Let's go back to our patient, the 25-year-old who had a totally different approach than she did in 2016. She was treated initially with a combination of prednisone, mycophenolate, and hydroxychloroquine. Unfortunately, she couldn't tolerate the mycophenolate. She had significant GI effects, and we went down to a lower dose, and that started to cause a little bit of flare. Her proteinuria went up, and she also had significant chronic leukopenia with white counts as low as 1.8. So mycophenolate wasn't a good choice for us. Um, also she was susceptible to infections and continued to get a lot of urinary tract infections and skin infections. At that point, she didn't want to be on prednisone any longer, so we had tapered off her prednisone. But what we did is we added Belimumab to her therapy. Currently, she's maintained on Belimumab and hydroxychloroquine through her rheumatologist because the latter, the hydroxychloroquine, seems to hold off her other lupus flares and symptoms at this time.

So currently she's on belimumab, 200mg/weekly. She's been on this dose for about 8 months now and continues to enjoy proteinuria that is in the normal range, a serum creatinine that's down to 0.9. And with her insulin pump and not being on corticosteroids, she has less requirement for basal insulin. Her hemoglobin A1C at last check was 6.9%. During our last visit the patient started to bring up the possibility of pregnancy, which is another reason why being off MMF is a good indication. These patients are at high risk for flares. So again, this has to be shared decision-making. We have to go over all the potential things that may happen. But with a 25-year-old female, it's important to understand that these things have to come into consideration when you're making your choices.
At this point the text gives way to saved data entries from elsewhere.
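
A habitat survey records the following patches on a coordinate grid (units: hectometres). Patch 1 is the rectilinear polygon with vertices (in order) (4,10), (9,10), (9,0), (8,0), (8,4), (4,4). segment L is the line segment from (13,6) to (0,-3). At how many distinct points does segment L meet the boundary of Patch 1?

2

The segment meets the boundary at (8,2.538), (9,3.231).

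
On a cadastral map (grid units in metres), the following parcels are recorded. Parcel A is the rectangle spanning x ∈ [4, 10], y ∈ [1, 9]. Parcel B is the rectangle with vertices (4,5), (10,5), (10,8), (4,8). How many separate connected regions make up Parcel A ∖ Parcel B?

Parcel A ∖ Parcel B splits into 2 disjoint pieces (area 24, area 6).

2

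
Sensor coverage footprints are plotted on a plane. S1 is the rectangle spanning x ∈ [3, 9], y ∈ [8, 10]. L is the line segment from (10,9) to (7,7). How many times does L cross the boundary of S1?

2

The segment meets the boundary at (8.5,8), (9,8.333).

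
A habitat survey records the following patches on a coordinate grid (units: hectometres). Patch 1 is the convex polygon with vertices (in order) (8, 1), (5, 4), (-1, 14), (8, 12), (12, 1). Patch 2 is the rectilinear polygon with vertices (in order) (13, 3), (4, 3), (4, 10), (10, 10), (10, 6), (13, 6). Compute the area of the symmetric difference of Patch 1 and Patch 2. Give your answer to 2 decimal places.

49.26

|Patch 1| = 77.5, |Patch 2| = 51, |Patch 1∩Patch 2| = 39.6212.
|Patch 1 △ Patch 2| = |Patch 1| + |Patch 2| − 2·|Patch 1∩Patch 2| = 77.5 + 51 − 79.2424 = 49.26.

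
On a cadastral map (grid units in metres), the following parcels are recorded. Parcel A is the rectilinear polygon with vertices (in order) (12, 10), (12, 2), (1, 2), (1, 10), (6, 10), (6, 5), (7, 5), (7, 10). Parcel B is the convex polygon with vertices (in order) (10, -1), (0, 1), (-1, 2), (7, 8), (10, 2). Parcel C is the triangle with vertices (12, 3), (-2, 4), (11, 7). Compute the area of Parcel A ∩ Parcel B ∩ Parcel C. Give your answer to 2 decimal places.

13.36

The intersection is the polygon with vertices (3.296,5.222), (6,5.846), (6,5), (7,5), (7,6.077), (7.862,6.276), (9.407,3.185), (1.348,3.761).
By the shoelace formula its area is 13.36.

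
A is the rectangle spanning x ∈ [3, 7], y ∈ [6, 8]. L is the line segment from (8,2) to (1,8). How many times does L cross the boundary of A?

The segment meets the boundary at (3,6.286), (3.333,6).

2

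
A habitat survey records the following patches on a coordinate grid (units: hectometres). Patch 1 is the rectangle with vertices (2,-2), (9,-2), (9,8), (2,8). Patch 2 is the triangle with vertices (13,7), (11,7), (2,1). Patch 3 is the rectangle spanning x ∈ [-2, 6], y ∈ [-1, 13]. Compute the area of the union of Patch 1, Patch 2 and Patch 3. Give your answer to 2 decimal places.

By inclusion–exclusion:
Individual areas: |Patch 1| = 70, |Patch 2| = 6, |Patch 3| = 112.
|Patch 1∩Patch 2| = 2.9697.
|Patch 1∩Patch 3|: x∈[2,6], y∈[-1,8] → 4·9 = 36.
|Patch 2∩Patch 3| = 0.9697.
|Patch 1∩Patch 2∩Patch 3| = 0.9697.
|Patch 1 ∪ Patch 2 ∪ Patch 3| = 188 − 39.9394 + 0.9697 = 149.03.

149.03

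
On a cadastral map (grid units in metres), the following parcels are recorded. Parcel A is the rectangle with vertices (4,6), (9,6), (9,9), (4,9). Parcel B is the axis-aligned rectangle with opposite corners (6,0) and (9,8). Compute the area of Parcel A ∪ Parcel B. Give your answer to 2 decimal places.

By inclusion–exclusion:
Individual areas: |Parcel A| = 15, |Parcel B| = 24.
|Parcel A∩Parcel B|: x∈[6,9], y∈[6,8] → 3·2 = 6.
|Parcel A ∪ Parcel B| = 39 − 6 = 33.00.

33.00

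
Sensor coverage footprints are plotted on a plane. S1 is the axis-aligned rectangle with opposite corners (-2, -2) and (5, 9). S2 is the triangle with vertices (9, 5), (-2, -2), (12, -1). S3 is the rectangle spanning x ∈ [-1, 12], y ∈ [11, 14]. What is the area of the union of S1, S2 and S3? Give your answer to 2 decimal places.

145.66

By inclusion–exclusion:
Individual areas: |S1| = 77, |S2| = 43.5, |S3| = 39.
|S1∩S2| = 13.8409.
|S1∩S3| = 0 (no overlap).
|S2∩S3| = 0.
|S1∩S2∩S3| = 0.
|S1 ∪ S2 ∪ S3| = 159.5 − 13.8409 + 0 = 145.66.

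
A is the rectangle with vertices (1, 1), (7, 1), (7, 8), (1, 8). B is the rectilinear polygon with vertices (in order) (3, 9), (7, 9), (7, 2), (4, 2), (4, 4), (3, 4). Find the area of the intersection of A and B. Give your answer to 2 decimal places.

22.00

The intersection is the polygon with vertices (7,2), (4,2), (4,4), (3,4), (3,8), (7,8).
By the shoelace formula its area is 22.00.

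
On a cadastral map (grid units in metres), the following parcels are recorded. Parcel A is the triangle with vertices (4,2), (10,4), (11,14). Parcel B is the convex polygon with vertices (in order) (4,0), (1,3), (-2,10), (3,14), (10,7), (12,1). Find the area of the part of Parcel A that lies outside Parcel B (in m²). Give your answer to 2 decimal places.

|Parcel A| = 29, |Parcel A∩Parcel B| = 20.0567.
|Parcel A ∖ Parcel B| = |Parcel A| − |Parcel A∩Parcel B| = 29 − 20.0567 = 8.94.

8.94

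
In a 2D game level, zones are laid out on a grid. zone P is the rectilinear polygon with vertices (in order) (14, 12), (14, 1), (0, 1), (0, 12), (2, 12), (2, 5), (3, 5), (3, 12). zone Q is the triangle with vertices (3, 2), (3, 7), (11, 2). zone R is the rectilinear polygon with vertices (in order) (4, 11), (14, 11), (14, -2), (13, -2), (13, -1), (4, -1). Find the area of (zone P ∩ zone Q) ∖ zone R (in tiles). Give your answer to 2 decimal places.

4.69

|zone P ∩ zone Q| = 20.
|(zone P ∩ zone Q) ∩ zone R| = 15.3125.
|(zone P ∩ zone Q) ∖ zone R| = 20 − 15.3125 = 4.69.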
So my take-home point for this is we have a lot of things available to us to treat lupus nephritis.

Our primary goal, especially in someone who's presenting with significant lupus nephritis, is to limit the immune effects and lower the inflammatory effects to try to preserve renal function. This is a lifetime disease. Even if you go into remission, there could be a potential for a flare. Pregnancy has been known to increase flares. Some these are conversations you have to have. You have to know the adverse effects of the medications, and how you're going to supplement your individual patient's requirements to those and pay attention to all the things that are important–routine follow-up management, age-appropriate cancer screening, treatment of blood pressure, and dietary modifications are also important. We've all heard lupus called the great impersonator, and it's very important for us to sit down and understand our patients. There are studies with newer agents that are coming out. I think we'll continue to enjoy the possibility of being able to positively impact our patients with lupus, and I hope that this gave you an idea into how we can manage that. So, once again, thank you for your attention, and have a great afternoon.